<米女子ゴルフ:エビアン・マスターズ>◇2日目◇25日◇フランス・エビアン・マスターズGC(6347ヤード、パー72)

 【エビアン=佐藤智徳】上田桃子(22=ソニー)が「ジダン効果」で11位に浮上した。20位スタートから3バーディー、ノーボギーの69で、通算5アンダーの139。ショットが不安定ながら、粘って米ツアー2度目のボギーなしで回った。前日は大会イベントの親善サッカーに出場し、元フランス代表のジダン氏の前でシュートを決める活躍ぶり。本業も上昇ムードを漂わせて、昨年の6位を上回る成績を狙う。宮里藍(23)は72で回り、通算2オーバーの53位。アンジェラ・パク(20)が通算10アンダーで首位に立った。

 上田がじれったい展開の中、踏ん張った。左に曲がるショットに苦しみながら、前半はパーセーブ。9番パー5で5メートルのパットを入れて、やっとバーディーが来た。13番、そして最終18番パー5では2オンに成功して、この日3つ目のバーディーを奪った。ラッキー続きの20位発進だった初日から一転、この日はコーニング・クラシック3日目に続く米ツアー2度目のノーボギーで粘り強さを発揮。「嫌なパットが入ってくれた。ノーボギーはいつも目標にしている」と満足そうに振り返った。

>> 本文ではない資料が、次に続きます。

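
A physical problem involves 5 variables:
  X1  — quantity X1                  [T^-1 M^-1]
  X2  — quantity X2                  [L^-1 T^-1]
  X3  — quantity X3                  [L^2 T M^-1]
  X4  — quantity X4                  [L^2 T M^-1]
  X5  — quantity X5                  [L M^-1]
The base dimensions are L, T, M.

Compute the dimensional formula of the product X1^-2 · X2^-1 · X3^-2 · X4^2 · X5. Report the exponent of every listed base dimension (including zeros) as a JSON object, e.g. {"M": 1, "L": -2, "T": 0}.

{"L": 2, "T": 3, "M": 1}

Write exponents as rows L,T,M / cols X1,X2,X3,X4,X5:
  L: [ 0 -1  2  2  1]
  T: [-1 -1  1  1  0]
  M: [-1  0 -1 -1 -1]
  [L]: (-2)·0+(-1)·-1+(-2)·2+(2)·2+(1)·1 = 2
  [T]: (-2)·-1+(-1)·-1+(-2)·1+(2)·1+(1)·0 = 3
  [M]: (-2)·-1+(-1)·0+(-2)·-1+(2)·-1+(1)·-1 = 1
⇒ L^2 T^3 M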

 初日の競技後、絶好の気分転換ができた。夕方からコース近郊で開催された大会恒例の親善サッカーに宮里、オチョアらと出場。本格的なユニホーム姿で、元フランス代表のジダン氏ら豪華メンバーとピッチに立つと、試合後半にはゴール前で待ち構えてシュートも決めた。左に曲がった弾道に「結局、フックでしたかね」と大はしゃぎ。大会期間中のイベントながら、負傷する危険も気にせず、元気に走り回った。試合後は宮里とジダン氏のもとに駆け寄るなど、すっかり22歳の素顔に戻っていた。

 この日は「心地よい筋肉の張り」の状態で、しぶとく粘って11位まで順位を上げた。昨年の全英女子オープン以来、2度目の同組だった朴セリ(韓国)の冷静さを参考にした。初出場だった昨年の大会では、2日目に67のベストスコアをマークして6位に入った。その爆発力を高く評価され、大会の親善大使に選ばれた。今年の2日目は派手さこそなかったが、ノーボギーでスコアを伸ばせたことが、成長の証しだった。